Further to this, Dr Henry's research has also shown that when facing economic stress, consumers look at the problem through the lens of their distinctive worldview. For example, people who are skilled planners will be best equipped to adapt to difficult economic conditions however people who struggle with budgeting are worst placed to cope with an economic downturn.
Dr Henry said: "Since marketing developed as a discipline some 50 years ago, a central tenant has been to break customers into like groups - and decide which group to focus on. This approach is even more important in the case of a downturn, when marketers need to look at the particular distinctive ways of thinking of their primary consumer group, and how they are likely to cope."
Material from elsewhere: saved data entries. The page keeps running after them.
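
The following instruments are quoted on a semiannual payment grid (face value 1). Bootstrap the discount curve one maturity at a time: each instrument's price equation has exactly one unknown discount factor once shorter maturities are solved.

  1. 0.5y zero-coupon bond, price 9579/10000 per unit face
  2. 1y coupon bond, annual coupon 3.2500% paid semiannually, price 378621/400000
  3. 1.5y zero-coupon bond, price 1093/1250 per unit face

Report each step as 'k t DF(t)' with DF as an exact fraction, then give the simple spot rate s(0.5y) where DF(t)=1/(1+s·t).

1 1/2 9579/10000
2 1 9161/10000
3 3/2 1093/1250
s(0.5y) = (1/(9579/10000) − 1)/(1/2) = 842/9579 ≈ 8.7901%

step 1 [0.5y] zero: DF = P = 9579/10000 ≈ 0.957900
step 2 [1y] bond c/2=13/800: DF=(378621/400000 − 13/800·(0.957900))/(1+13/800) = 9161/10000 ≈ 0.916100
step 3 [1.5y] zero: DF = P = 1093/1250 ≈ 0.874400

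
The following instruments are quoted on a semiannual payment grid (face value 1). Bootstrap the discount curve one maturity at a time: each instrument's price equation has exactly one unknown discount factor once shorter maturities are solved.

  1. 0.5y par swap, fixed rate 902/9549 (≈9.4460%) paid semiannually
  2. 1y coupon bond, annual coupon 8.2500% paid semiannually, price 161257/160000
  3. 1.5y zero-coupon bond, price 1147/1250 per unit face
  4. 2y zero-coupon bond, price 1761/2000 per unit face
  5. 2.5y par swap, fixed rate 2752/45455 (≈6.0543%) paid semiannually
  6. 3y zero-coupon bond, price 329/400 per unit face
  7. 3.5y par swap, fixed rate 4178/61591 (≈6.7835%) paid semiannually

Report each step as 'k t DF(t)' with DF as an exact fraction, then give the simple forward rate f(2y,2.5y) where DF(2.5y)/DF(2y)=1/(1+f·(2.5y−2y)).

1 1/2 9549/10000
2 1 9301/10000
3 3/2 1147/1250
4 2 1761/2000
5 5/2 539/625
6 3 329/400
7 7/2 7911/10000
f(2y,2.5y) = ((1761/2000)/(539/625) − 1)/(1/2) = 181/4312 ≈ 4.1976%

step 1 [0.5y] swap r/2=451/9549: DF=(1 − 451/9549·(0))/(1+451/9549) = 9549/10000 ≈ 0.954900
step 2 [1y] bond c/2=33/800: DF=(161257/160000 − 33/800·(0.954900))/(1+33/800) = 9301/10000 ≈ 0.930100
step 3 [1.5y] zero: DF = P = 1147/1250 ≈ 0.917600
step 4 [2y] zero: DF = P = 1761/2000 ≈ 0.880500
step 5 [2.5y] swap r/2=1376/45455: DF=(1 − 1376/45455·(0.954900+0.930100+0.917600+0.880500))/(1+1376/45455) = 539/625 ≈ 0.862400
step 6 [3y] zero: DF = P = 329/400 ≈ 0.822500
step 7 [3.5y] swap r/2=2089/61591: DF=(1 − 2089/61591·(0.954900+0.930100+0.917600+0.880500+0.862400+0.822500))/(1+2089/61591) = 7911/10000 ≈ 0.791100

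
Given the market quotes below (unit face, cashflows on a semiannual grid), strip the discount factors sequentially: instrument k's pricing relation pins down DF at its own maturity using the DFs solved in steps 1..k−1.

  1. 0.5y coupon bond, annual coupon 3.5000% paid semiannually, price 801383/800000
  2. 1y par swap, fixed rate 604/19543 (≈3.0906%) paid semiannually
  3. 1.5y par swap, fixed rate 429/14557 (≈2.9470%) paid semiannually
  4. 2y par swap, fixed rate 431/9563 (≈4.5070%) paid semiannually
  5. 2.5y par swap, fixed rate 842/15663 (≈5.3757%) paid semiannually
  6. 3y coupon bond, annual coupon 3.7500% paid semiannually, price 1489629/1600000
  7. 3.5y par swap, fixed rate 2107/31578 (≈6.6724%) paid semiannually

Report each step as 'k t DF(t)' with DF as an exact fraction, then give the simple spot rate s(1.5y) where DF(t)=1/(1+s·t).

1 1/2 1969/2000
2 1 4849/5000
3 3/2 9571/10000
4 2 4569/5000
5 5/2 8737/10000
6 3 4137/5000
7 7/2 7893/10000
s(1.5y) = (1/(9571/10000) − 1)/(3/2) = 286/9571 ≈ 2.9882%

step 1 [0.5y] bond c/2=7/400: DF=(801383/800000 − 7/400·(0))/(1+7/400) = 1969/2000 ≈ 0.984500
step 2 [1y] swap r/2=302/19543: DF=(1 − 302/19543·(0.984500))/(1+302/19543) = 4849/5000 ≈ 0.969800
step 3 [1.5y] swap r/2=429/29114: DF=(1 − 429/29114·(0.984500+0.969800))/(1+429/29114) = 9571/10000 ≈ 0.957100
step 4 [2y] swap r/2=431/19126: DF=(1 − 431/19126·(0.984500+0.969800+0.957100))/(1+431/19126) = 4569/5000 ≈ 0.913800
step 5 [2.5y] swap r/2=421/15663: DF=(1 − 421/15663·(0.984500+0.969800+0.957100+0.913800))/(1+421/15663) = 8737/10000 ≈ 0.873700
step 6 [3y] bond c/2=3/160: DF=(1489629/1600000 − 3/160·(0.984500+0.969800+0.957100+0.913800+0.873700))/(1+3/160) = 4137/5000 ≈ 0.827400
step 7 [3.5y] swap r/2=2107/63156: DF=(1 − 2107/63156·(0.984500+0.969800+0.957100+0.913800+0.873700+0.827400))/(1+2107/63156) = 7893/10000 ≈ 0.789300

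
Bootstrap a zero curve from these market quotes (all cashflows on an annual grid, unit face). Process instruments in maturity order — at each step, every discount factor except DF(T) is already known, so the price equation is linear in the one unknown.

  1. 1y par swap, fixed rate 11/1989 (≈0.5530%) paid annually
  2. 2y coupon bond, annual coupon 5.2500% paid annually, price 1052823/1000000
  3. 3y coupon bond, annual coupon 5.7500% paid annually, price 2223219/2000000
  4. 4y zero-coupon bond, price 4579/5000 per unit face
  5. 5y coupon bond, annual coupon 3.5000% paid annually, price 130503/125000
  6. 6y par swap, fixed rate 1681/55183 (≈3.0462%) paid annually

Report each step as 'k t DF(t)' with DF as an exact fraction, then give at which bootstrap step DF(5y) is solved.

step 1 [1y] swap r/1=11/1989: DF=(1 − 11/1989·(0))/(1+11/1989) = 1989/2000 ≈ 0.994500
step 2 [2y] bond c/1=21/400: DF=(1052823/1000000 − 21/400·(0.994500))/(1+21/400) = 9507/10000 ≈ 0.950700
step 3 [3y] bond c/1=23/400: DF=(2223219/2000000 − 23/400·(0.994500+0.950700))/(1+23/400) = 4727/5000 ≈ 0.945400
step 4 [4y] zero: DF = P = 4579/5000 ≈ 0.915800
step 5 [5y] bond c/1=7/200: DF=(130503/125000 − 7/200·(0.994500+0.950700+0.945400+0.915800))/(1+7/200) = 22/25 ≈ 0.880000
step 6 [6y] swap r/1=1681/55183: DF=(1 − 1681/55183·(0.994500+0.950700+0.945400+0.915800+0.880000))/(1+1681/55183) = 8319/10000 ≈ 0.831900

1 1 1989/2000
2 2 9507/10000
3 3 4727/5000
4 4 4579/5000
5 5 22/25
6 6 8319/10000
DF(5y) is solved at step 5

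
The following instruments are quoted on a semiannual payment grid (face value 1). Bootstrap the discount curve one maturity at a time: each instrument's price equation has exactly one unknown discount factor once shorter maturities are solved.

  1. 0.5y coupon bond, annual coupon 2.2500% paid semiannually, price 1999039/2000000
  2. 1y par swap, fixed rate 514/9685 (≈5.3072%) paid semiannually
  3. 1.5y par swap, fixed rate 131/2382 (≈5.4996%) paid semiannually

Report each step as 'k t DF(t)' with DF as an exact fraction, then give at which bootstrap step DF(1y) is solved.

step 1 [0.5y] bond c/2=9/800: DF=(1999039/2000000 − 9/800·(0))/(1+9/800) = 2471/2500 ≈ 0.988400
step 2 [1y] swap r/2=257/9685: DF=(1 − 257/9685·(0.988400))/(1+257/9685) = 4743/5000 ≈ 0.948600
step 3 [1.5y] swap r/2=131/4764: DF=(1 − 131/4764·(0.988400+0.948600))/(1+131/4764) = 4607/5000 ≈ 0.921400

1 1/2 2471/2500
2 1 4743/5000
3 3/2 4607/5000
DF(1y) is solved at step 2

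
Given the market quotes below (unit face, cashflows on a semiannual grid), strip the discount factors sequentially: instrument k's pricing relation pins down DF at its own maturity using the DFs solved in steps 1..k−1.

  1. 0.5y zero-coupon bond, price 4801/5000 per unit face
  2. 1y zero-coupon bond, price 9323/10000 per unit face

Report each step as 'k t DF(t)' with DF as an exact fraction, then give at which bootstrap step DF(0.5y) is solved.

step 1 [0.5y] zero: DF = P = 4801/5000 ≈ 0.960200
step 2 [1y] zero: DF = P = 9323/10000 ≈ 0.932300

1 1/2 4801/5000
2 1 9323/10000
DF(0.5y) is solved at step 1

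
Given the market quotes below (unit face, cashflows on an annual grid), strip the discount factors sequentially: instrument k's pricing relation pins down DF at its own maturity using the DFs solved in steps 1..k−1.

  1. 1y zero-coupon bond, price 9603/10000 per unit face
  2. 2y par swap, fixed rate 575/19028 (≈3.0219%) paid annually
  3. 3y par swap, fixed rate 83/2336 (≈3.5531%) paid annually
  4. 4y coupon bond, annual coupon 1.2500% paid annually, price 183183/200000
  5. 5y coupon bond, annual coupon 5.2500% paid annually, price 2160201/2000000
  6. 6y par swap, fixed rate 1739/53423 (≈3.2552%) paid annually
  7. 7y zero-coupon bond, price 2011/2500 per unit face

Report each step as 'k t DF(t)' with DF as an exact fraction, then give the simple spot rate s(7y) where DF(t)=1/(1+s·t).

step 1 [1y] zero: DF = P = 9603/10000 ≈ 0.960300
step 2 [2y] swap r/1=575/19028: DF=(1 − 575/19028·(0.960300))/(1+575/19028) = 377/400 ≈ 0.942500
step 3 [3y] swap r/1=83/2336: DF=(1 − 83/2336·(0.960300+0.942500))/(1+83/2336) = 2251/2500 ≈ 0.900400
step 4 [4y] bond c/1=1/80: DF=(183183/200000 − 1/80·(0.960300+0.942500+0.900400))/(1+1/80) = 87/100 ≈ 0.870000
step 5 [5y] bond c/1=21/400: DF=(2160201/2000000 − 21/400·(0.960300+0.942500+0.900400+0.870000))/(1+21/400) = 843/1000 ≈ 0.843000
step 6 [6y] swap r/1=1739/53423: DF=(1 − 1739/53423·(0.960300+0.942500+0.900400+0.870000+0.843000))/(1+1739/53423) = 8261/10000 ≈ 0.826100
step 7 [7y] zero: DF = P = 2011/2500 ≈ 0.804400

1 1 9603/10000
2 2 377/400
3 3 2251/2500
4 4 87/100
5 5 843/1000
6 6 8261/10000
7 7 2011/2500
s(7y) = (1/(2011/2500) − 1)/(7) = 489/14077 ≈ 3.4738%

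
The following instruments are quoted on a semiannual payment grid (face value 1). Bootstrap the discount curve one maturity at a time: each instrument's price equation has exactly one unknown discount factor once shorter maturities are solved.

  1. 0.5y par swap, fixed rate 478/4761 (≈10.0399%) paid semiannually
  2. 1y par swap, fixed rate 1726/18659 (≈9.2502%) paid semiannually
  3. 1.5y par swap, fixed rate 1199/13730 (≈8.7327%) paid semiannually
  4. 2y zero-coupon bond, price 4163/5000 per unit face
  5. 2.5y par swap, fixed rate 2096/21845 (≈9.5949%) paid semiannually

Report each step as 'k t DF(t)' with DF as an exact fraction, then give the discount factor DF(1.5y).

step 1 [0.5y] swap r/2=239/4761: DF=(1 − 239/4761·(0))/(1+239/4761) = 4761/5000 ≈ 0.952200
step 2 [1y] swap r/2=863/18659: DF=(1 − 863/18659·(0.952200))/(1+863/18659) = 9137/10000 ≈ 0.913700
step 3 [1.5y] swap r/2=1199/27460: DF=(1 − 1199/27460·(0.952200+0.913700))/(1+1199/27460) = 8801/10000 ≈ 0.880100
step 4 [2y] zero: DF = P = 4163/5000 ≈ 0.832600
step 5 [2.5y] swap r/2=1048/21845: DF=(1 − 1048/21845·(0.952200+0.913700+0.880100+0.832600))/(1+1048/21845) = 494/625 ≈ 0.790400

1 1/2 4761/5000
2 1 9137/10000
3 3/2 8801/10000
4 2 4163/5000
5 5/2 494/625
DF(1.5y) = 8801/10000 ≈ 0.880100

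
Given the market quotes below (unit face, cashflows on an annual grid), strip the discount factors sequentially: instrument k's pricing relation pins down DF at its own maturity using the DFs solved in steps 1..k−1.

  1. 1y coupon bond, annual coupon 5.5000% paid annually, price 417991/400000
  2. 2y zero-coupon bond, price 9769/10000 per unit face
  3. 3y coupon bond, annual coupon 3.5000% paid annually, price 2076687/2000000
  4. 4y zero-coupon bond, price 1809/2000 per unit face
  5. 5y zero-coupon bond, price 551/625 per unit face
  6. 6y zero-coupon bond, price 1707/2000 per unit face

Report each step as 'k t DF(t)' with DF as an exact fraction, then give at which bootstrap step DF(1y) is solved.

1 1 1981/2000
2 2 9769/10000
3 3 9367/10000
4 4 1809/2000
5 5 551/625
6 6 1707/2000
DF(1y) is solved at step 1

step 1 [1y] bond c/1=11/200: DF=(417991/400000 − 11/200·(0))/(1+11/200) = 1981/2000 ≈ 0.990500
step 2 [2y] zero: DF = P = 9769/10000 ≈ 0.976900
step 3 [3y] bond c/1=7/200: DF=(2076687/2000000 − 7/200·(0.990500+0.976900))/(1+7/200) = 9367/10000 ≈ 0.936700
step 4 [4y] zero: DF = P = 1809/2000 ≈ 0.904500
step 5 [5y] zero: DF = P = 551/625 ≈ 0.881600
step 6 [6y] zero: DF = P = 1707/2000 ≈ 0.853500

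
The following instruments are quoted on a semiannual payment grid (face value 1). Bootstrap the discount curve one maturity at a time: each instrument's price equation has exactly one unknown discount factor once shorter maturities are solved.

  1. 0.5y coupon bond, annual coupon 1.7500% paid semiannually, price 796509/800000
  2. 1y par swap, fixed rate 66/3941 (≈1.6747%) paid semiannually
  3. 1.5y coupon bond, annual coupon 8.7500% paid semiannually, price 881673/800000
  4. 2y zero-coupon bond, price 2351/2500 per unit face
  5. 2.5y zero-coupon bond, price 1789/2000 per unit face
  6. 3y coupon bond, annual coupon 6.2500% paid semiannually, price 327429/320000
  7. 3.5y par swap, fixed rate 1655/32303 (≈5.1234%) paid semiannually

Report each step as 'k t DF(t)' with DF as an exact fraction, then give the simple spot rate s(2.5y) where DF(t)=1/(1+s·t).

step 1 [0.5y] bond c/2=7/800: DF=(796509/800000 − 7/800·(0))/(1+7/800) = 987/1000 ≈ 0.987000
step 2 [1y] swap r/2=33/3941: DF=(1 − 33/3941·(0.987000))/(1+33/3941) = 1967/2000 ≈ 0.983500
step 3 [1.5y] bond c/2=7/160: DF=(881673/800000 − 7/160·(0.987000+0.983500))/(1+7/160) = 9733/10000 ≈ 0.973300
step 4 [2y] zero: DF = P = 2351/2500 ≈ 0.940400
step 5 [2.5y] zero: DF = P = 1789/2000 ≈ 0.894500
step 6 [3y] bond c/2=1/32: DF=(327429/320000 − 1/32·(0.987000+0.983500+0.973300+0.940400+0.894500))/(1+1/32) = 4237/5000 ≈ 0.847400
step 7 [3.5y] swap r/2=1655/64606: DF=(1 − 1655/64606·(0.987000+0.983500+0.973300+0.940400+0.894500+0.847400))/(1+1655/64606) = 1669/2000 ≈ 0.834500

1 1/2 987/1000
2 1 1967/2000
3 3/2 9733/10000
4 2 2351/2500
5 5/2 1789/2000
6 3 4237/5000
7 7/2 1669/2000
s(2.5y) = (1/(1789/2000) − 1)/(5/2) = 422/8945 ≈ 4.7177%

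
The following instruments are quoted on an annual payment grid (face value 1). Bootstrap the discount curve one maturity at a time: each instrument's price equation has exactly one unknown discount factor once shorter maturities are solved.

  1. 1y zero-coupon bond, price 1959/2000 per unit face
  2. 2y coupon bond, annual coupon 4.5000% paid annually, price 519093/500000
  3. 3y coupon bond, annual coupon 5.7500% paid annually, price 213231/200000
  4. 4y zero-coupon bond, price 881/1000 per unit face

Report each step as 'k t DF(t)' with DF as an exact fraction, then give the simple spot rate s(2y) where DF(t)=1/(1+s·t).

1 1 1959/2000
2 2 9513/10000
3 3 1129/1250
4 4 881/1000
s(2y) = (1/(9513/10000) − 1)/(2) = 487/19026 ≈ 2.5597%

step 1 [1y] zero: DF = P = 1959/2000 ≈ 0.979500
step 2 [2y] bond c/1=9/200: DF=(519093/500000 − 9/200·(0.979500))/(1+9/200) = 9513/10000 ≈ 0.951300
step 3 [3y] bond c/1=23/400: DF=(213231/200000 − 23/400·(0.979500+0.951300))/(1+23/400) = 1129/1250 ≈ 0.903200
step 4 [4y] zero: DF = P = 881/1000 ≈ 0.881000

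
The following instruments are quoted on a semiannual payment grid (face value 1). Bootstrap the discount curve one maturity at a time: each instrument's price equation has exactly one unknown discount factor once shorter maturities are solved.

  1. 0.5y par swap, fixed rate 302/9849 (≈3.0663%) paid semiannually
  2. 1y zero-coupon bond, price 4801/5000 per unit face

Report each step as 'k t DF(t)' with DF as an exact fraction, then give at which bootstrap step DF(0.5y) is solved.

step 1 [0.5y] swap r/2=151/9849: DF=(1 − 151/9849·(0))/(1+151/9849) = 9849/10000 ≈ 0.984900
step 2 [1y] zero: DF = P = 4801/5000 ≈ 0.960200

1 1/2 9849/10000
2 1 4801/5000
DF(0.5y) is solved at step 1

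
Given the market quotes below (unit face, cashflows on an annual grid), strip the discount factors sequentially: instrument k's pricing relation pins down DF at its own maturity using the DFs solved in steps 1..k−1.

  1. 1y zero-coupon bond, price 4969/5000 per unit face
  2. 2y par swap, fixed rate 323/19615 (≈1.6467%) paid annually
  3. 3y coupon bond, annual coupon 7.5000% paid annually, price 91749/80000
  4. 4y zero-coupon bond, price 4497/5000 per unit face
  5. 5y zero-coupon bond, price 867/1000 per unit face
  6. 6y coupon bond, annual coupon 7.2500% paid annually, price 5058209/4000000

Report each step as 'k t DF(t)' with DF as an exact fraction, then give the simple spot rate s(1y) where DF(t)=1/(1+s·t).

step 1 [1y] zero: DF = P = 4969/5000 ≈ 0.993800
step 2 [2y] swap r/1=323/19615: DF=(1 − 323/19615·(0.993800))/(1+323/19615) = 9677/10000 ≈ 0.967700
step 3 [3y] bond c/1=3/40: DF=(91749/80000 − 3/40·(0.993800+0.967700))/(1+3/40) = 93/100 ≈ 0.930000
step 4 [4y] zero: DF = P = 4497/5000 ≈ 0.899400
step 5 [5y] zero: DF = P = 867/1000 ≈ 0.867000
step 6 [6y] bond c/1=29/400: DF=(5058209/4000000 − 29/400·(0.993800+0.967700+0.930000+0.899400+0.867000))/(1+29/400) = 4321/5000 ≈ 0.864200

1 1 4969/5000
2 2 9677/10000
3 3 93/100
4 4 4497/5000
5 5 867/1000
6 6 4321/5000
s(1y) = (1/(4969/5000) − 1)/(1) = 31/4969 ≈ 0.6239%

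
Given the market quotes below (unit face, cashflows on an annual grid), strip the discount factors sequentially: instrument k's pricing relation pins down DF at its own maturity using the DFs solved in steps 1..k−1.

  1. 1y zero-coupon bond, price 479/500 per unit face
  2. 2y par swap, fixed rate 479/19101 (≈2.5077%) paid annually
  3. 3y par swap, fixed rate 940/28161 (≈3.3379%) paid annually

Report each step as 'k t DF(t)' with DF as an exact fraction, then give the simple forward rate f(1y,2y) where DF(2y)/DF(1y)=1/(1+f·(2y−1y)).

1 1 479/500
2 2 9521/10000
3 3 453/500
f(1y,2y) = ((479/500)/(9521/10000) − 1)/(1) = 59/9521 ≈ 0.6197%

step 1 [1y] zero: DF = P = 479/500 ≈ 0.958000
step 2 [2y] swap r/1=479/19101: DF=(1 − 479/19101·(0.958000))/(1+479/19101) = 9521/10000 ≈ 0.952100
step 3 [3y] swap r/1=940/28161: DF=(1 − 940/28161·(0.958000+0.952100))/(1+940/28161) = 453/500 ≈ 0.906000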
Dr Henry introduced the inaugural Faculty of Economics and Business, Powered By Research breakfast seminar on Friday 15 May. He was joined in a lively panel discussion by influential author, broadcaster and copywriter Jane Caro; as well as other marketing professionals Peter Drinkwater (Director, Added value), Angus Frazer (Head of Strategy, Mitchell & Partners) and Economics Editor of the Australian Newspaper, Michael Stutchbury.